The notion of starting children on long-term statin therapy is not new. Other conditions including kidney disease, heart transplants, Kawasaki disease and surviving cancer treatment have been treated with statins for many years. The good news is that in these populations, the incidence of side effects has been very low.

On the other hand, the DMCB – who is the first to admit that it knows little about pediatrics – is wondering if the AAP is recommending an overly aggressive treatment approach. While it is true that even children are developing early signs of atherosclerotic vascular disease, the science here is one of primary prevention. Even among adults, the ‘yield’ from using statins to prevent disease in persons without a prior heart attack is quite low. Decreases cardiovascular events are measured in single percentage points over 5 years or single digits per 1000 patient years. Ironically, even though heart attack rates may go down, there are no data showing there is a decrease in mortality. Can we generalize the data from adults to children without the benefit of good evidence from long term prospective randomized clinical trials that go longer than just one year? What’s more, have enough children been exposed to statins over a long enough period of time to help us truly understand the long term health consequences? Last but not least, have we reached the point where our lifestyles have driven even our children into pills for all their ills?
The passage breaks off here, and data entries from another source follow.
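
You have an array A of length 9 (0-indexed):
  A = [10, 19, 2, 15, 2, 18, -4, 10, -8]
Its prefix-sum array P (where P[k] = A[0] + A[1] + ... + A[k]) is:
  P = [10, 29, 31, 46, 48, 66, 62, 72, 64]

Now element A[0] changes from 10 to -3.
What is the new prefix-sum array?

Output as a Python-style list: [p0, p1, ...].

Change: A[0] 10 -> -3, delta = -13
P[k] for k < 0: unchanged (A[0] not included)
P[k] for k >= 0: shift by delta = -13
  P[0] = 10 + -13 = -3
  P[1] = 29 + -13 = 16
  P[2] = 31 + -13 = 18
  P[3] = 46 + -13 = 33
  P[4] = 48 + -13 = 35
  P[5] = 66 + -13 = 53
  P[6] = 62 + -13 = 49
  P[7] = 72 + -13 = 59
  P[8] = 64 + -13 = 51

Answer: [-3, 16, 18, 33, 35, 53, 49, 59, 51]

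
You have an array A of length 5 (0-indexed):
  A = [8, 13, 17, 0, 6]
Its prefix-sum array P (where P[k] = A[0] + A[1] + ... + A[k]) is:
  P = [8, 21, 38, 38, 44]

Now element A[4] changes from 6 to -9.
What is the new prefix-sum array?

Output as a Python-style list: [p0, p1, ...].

Answer: [8, 21, 38, 38, 29]

Derivation:
Change: A[4] 6 -> -9, delta = -15
P[k] for k < 4: unchanged (A[4] not included)
P[k] for k >= 4: shift by delta = -15
  P[0] = 8 + 0 = 8
  P[1] = 21 + 0 = 21
  P[2] = 38 + 0 = 38
  P[3] = 38 + 0 = 38
  P[4] = 44 + -15 = 29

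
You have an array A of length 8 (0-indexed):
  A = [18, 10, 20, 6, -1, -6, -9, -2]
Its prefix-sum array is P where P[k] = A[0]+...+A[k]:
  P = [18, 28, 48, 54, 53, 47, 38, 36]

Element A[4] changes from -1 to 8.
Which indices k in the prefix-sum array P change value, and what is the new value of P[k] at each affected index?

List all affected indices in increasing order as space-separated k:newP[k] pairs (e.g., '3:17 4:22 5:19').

Answer: 4:62 5:56 6:47 7:45

Derivation:
P[k] = A[0] + ... + A[k]
P[k] includes A[4] iff k >= 4
Affected indices: 4, 5, ..., 7; delta = 9
  P[4]: 53 + 9 = 62
  P[5]: 47 + 9 = 56
  P[6]: 38 + 9 = 47
  P[7]: 36 + 9 = 45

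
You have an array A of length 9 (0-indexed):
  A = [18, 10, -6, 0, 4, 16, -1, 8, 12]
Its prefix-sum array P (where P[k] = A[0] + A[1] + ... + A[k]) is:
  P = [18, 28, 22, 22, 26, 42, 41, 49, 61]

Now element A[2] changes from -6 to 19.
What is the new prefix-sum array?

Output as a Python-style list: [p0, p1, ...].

Answer: [18, 28, 47, 47, 51, 67, 66, 74, 86]

Derivation:
Change: A[2] -6 -> 19, delta = 25
P[k] for k < 2: unchanged (A[2] not included)
P[k] for k >= 2: shift by delta = 25
  P[0] = 18 + 0 = 18
  P[1] = 28 + 0 = 28
  P[2] = 22 + 25 = 47
  P[3] = 22 + 25 = 47
  P[4] = 26 + 25 = 51
  P[5] = 42 + 25 = 67
  P[6] = 41 + 25 = 66
  P[7] = 49 + 25 = 74
  P[8] = 61 + 25 = 86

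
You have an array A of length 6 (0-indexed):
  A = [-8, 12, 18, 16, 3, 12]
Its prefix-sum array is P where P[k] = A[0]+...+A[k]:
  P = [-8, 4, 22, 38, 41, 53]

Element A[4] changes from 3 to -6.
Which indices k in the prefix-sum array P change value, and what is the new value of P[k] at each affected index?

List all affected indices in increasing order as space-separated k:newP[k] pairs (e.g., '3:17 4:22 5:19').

Answer: 4:32 5:44

Derivation:
P[k] = A[0] + ... + A[k]
P[k] includes A[4] iff k >= 4
Affected indices: 4, 5, ..., 5; delta = -9
  P[4]: 41 + -9 = 32
  P[5]: 53 + -9 = 44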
But the DMCB isn’t about the harangue the pediatric community with rhetorical questions about the science. Instead, it is concerned that the AAP report has no mention of need for a dedicated long term drug safety registry in this age group. Lacking any insight from prospective clinical trials, we need this kind of database to assess the ongoing safety and value of statins in the pediatric population.

The DMCB also couldn’t help but notice that the AAP report did not list any potential conflicts of interests involving the authors – especially since the payoff to statin pharma manufacturers from this expansion in their market could be significant. Think there aren’t other bloggers digging into that potentially juicy possibility as I type this?

Last but not least, there is little mention of the contribution of disease management. The DMCB suggests a prescription for a statin should be accompanied by health coaching that not only engages patients in maximally managing diet and exercise, but helps assure medication adherence and is ready to help with potential side effects. And if the AAP isn’t going to lead the way, perhaps the disease management companies (or pharmacy benefit managers - who are getting into disease management) could use their considerable IT resources to help create the registries – adding even greater value to the services that could be provided in this area. If my colleagues in DM were particularly courageous, they could also open-source them.